Yes – yes, he is the kind of friend with whom you chat late at night, and wax philosophical, and at one point he said that it bothers him that he will not see all of the future. “The best part of the show – and I’ll miss it.”

I asked how could he be sure it will be the best part at all… And he said something along the lines of “Baby, it’s the Future…” No, the capital F wasn’t there, but it was somehow implicit.

This startled me into a laugh – or at least a laughing emoticon. “Why,” I typed. “This is Midnight in Paris in reverse!”MiP

And it’s not quite, of course – but this optimistic faith that the best has yet to come, that the Golden Age lies ahead, and that the future is certain to be the best part of the show, struck me as quite specular to what seems to be the bottom line of the movie – until the hero learns better – and to my own view… or perhaps not.

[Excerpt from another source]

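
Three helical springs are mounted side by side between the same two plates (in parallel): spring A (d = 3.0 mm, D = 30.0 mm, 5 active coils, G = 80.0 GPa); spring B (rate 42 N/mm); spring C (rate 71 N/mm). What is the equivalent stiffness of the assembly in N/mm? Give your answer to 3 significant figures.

k_A = Gd⁴/(8D³N_a) = (80.0×10³)(3.0⁴)/(8·30.0³·5) = 6 N/mm
Parallel: k_eq = 6 + 42 + 71 = 119 N/mm

119 N/mm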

Let me try to explain. To me the past is the Past, but perhaps not quite in the same way that the future is the Future to my friend. And I think I realised this with some surprise when, on my saying that Midnight in Paris resonates with me, my friend asked whether it’s a case of “Oh, How Lovely The Past Was”…

And I could, in perfect honesty, answer that no, it’s not. Granted, I’d give a kingdom for the chance of a visit to Elizabethan London, to meet Kit Marlowe, Ned Alleyn, Shakespeare, Jonson, Watson, Raleigh, the Great Bess and the rest… But I wouldn’t stay there. I’m not sorry that I cannot live Back Then – and not because I have any wise notion about living in the present. Indeed, I’m not even sure that I’d love to be there (then…) as a visitor. Chances are that I’d find out I love my own idea of Elizabethan England more than the real thing.

I fear it’s a dangerous admission for an author of historical novels and plays, but there it is: while I spend much of my time in other centuries inside my head, I know perfectly well that no age is golden in its own eyes, and that the Past would lose its capital P, its golden light and much of its charm the instant it became the present.

So in the end, while my friend’s melancholy is that he’ll miss the best part of the show, my own is that the best part of the show may never have quite existed. Are you surprised if I tell you that we are still trying to decide which of us is the optimist?